When I walked in, I couldn’t see my father’s face right away. One leg was hanging out the bed. Embarrassed, I asked him what was he doing, but he did not respond. I asked him a second time as I was covering him up. The TV went to a commercial at that moment and the light hit his face which was down against the railing. He was positioned like he was trying to get out, perhaps trying to get help. When I looked closer, I saw that my father was taking his last breath. I knew immediately that it was his last breath, as my step father had died in my arms. Their last breaths were identical.
I ran out calling for help.
A nurse came. During this time I’m yelling, “Where were you, where were you?” One nurse had the nerve to tell me, “You need to calm down!” I told her, “Don’t tell me to calm down! Where were you? Why wasn’t a code called for him?” She had no answer.
I had been in the room with my dad. No nurse had been present. No machine had alerted them to his deteriorating condition. Someone should have seen him, visually, as recommended by the Institute for Safe Medication Practices.
My father was intubated and placed on life support. I found out by reading his medical records that he had gone into a coma, was brain dead, suffered paralysis and necrosis. No one at the hospital told me that. He was in a coma for seven days and he never came out of it. Research shows, those types of adverse events are sustained from going too long without oxygen. What happened to Curtis James Bentley from 4-4:45? Was he calling for me? This was a critical moment that was not documented and haunts me.
A day or so after the code, I talked to the charge/manager nurse about what her staff had done (or rather not done) on that awful morning. She brought one of her fellow nurses in as a witness, I guess. My sister was there, too. I explained to her that there was no one around when my dad coded. No one was at the station monitoring him, nor any of the other patients for that matter – all except for the neighboring patient for whom the Code Blue had been called.
Our focus is on one patient
The charge/manager nurse told me “Well, when our adrenaline gets going, our focus is on one patient.”
I took a deep breath. The tears started rolling. I asked her, “You mean to tell me, if you have 15 patients on ICU, they are going to go uncared for because your focus is on one patient!?” She couldn’t say a word. She knew that was the wrong thing to say. She had just admitted that they had neglected to treat my father, while attending to that one neighboring patient.
I told her she shouldn’t say that to people. Then she said, “I’m sorry; someone is supposed to be monitoring these patients at all times.” I expressed my guilt for leaving his side and she fed me this story about leaving her mother home alone. She died too. It brought no comfort to me. Not after what she had previously said.
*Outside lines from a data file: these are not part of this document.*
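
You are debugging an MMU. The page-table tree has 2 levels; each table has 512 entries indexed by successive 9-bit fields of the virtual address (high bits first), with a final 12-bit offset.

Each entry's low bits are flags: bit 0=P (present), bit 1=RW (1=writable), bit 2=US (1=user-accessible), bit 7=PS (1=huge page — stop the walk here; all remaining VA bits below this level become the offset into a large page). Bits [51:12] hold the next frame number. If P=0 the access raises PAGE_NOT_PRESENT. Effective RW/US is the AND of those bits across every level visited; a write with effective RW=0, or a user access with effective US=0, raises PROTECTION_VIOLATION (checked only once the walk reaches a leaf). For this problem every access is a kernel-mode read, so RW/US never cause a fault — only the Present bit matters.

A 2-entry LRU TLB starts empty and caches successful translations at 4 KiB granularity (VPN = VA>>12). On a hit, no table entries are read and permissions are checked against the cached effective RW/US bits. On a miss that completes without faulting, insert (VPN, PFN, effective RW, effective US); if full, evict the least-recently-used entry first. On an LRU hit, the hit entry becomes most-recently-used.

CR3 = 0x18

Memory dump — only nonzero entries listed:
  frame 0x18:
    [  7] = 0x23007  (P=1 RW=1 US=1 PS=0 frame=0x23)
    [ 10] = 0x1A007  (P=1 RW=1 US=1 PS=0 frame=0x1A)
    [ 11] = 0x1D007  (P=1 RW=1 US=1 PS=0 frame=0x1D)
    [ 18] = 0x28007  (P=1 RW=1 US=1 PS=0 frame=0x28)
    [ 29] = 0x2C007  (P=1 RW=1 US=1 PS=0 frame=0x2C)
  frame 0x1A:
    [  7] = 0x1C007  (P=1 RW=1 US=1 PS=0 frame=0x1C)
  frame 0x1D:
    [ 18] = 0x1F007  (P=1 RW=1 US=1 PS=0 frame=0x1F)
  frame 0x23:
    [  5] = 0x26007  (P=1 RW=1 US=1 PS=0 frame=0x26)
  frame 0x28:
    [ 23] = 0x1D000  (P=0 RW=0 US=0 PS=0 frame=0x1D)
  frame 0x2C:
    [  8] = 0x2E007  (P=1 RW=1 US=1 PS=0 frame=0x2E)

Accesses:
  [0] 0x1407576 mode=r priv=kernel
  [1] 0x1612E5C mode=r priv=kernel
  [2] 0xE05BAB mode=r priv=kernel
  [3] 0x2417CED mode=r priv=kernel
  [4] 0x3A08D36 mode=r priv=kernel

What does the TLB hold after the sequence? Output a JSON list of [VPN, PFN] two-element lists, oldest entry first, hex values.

Trace:
#0 VA=0x1407576 (r,kernel):
  [0] read 0x18 idx=10: raw=0x1A007 flags P=1 W=1 U=1 S=0
  [1] read 0x1A idx=7: raw=0x1C007 flags P=1 W=1 U=1 S=0
  → PA=0x1C576  (2 entries read)
#1 VA=0x1612E5C (r,kernel):
  [0] read 0x18 idx=11: raw=0x1D007 flags P=1 W=1 U=1 S=0
  [1] read 0x1D idx=18: raw=0x1F007 flags P=1 W=1 U=1 S=0
  → PA=0x1FE5C  (2 entries read)
#2 VA=0xE05BAB (r,kernel):
  [0] read 0x18 idx=7: raw=0x23007 flags P=1 W=1 U=1 S=0
  [1] read 0x23 idx=5: raw=0x26007 flags P=1 W=1 U=1 S=0
  → PA=0x26BAB  (2 entries read)
#3 VA=0x2417CED (r,kernel):
  [0] read 0x18 idx=18: raw=0x28007 flags P=1 W=1 U=1 S=0
  [1] read 0x28 idx=23: raw=0x1D000 flags P=0 W=0 U=0 S=0
  → PAGE_NOT_PRESENT  (2 entries read)
#4 VA=0x3A08D36 (r,kernel):
  [0] read 0x18 idx=29: raw=0x2C007 flags P=1 W=1 U=1 S=0
  [1] read 0x2C idx=8: raw=0x2E007 flags P=1 W=1 U=1 S=0
  → PA=0x2ED36  (2 entries read)

TLB: [["0xE05", "0x26"], ["0x3A08", "0x2E"]]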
During those next seven days, I talked to my father, because I was told the hearing is the last to go. I called to him. I begged him not to go. I finally said enough is enough. It took everything in me to sign the form to take him off life support. My oldest sister and I lay on his chest until … My baby sister and my best friend were there giving us much needed support. I had to endure those last breaths…one-last-time…
This nurse and her colleagues had dropped the ball. But, tragically, this was not a game – my father lost his life, because they dropped the ball.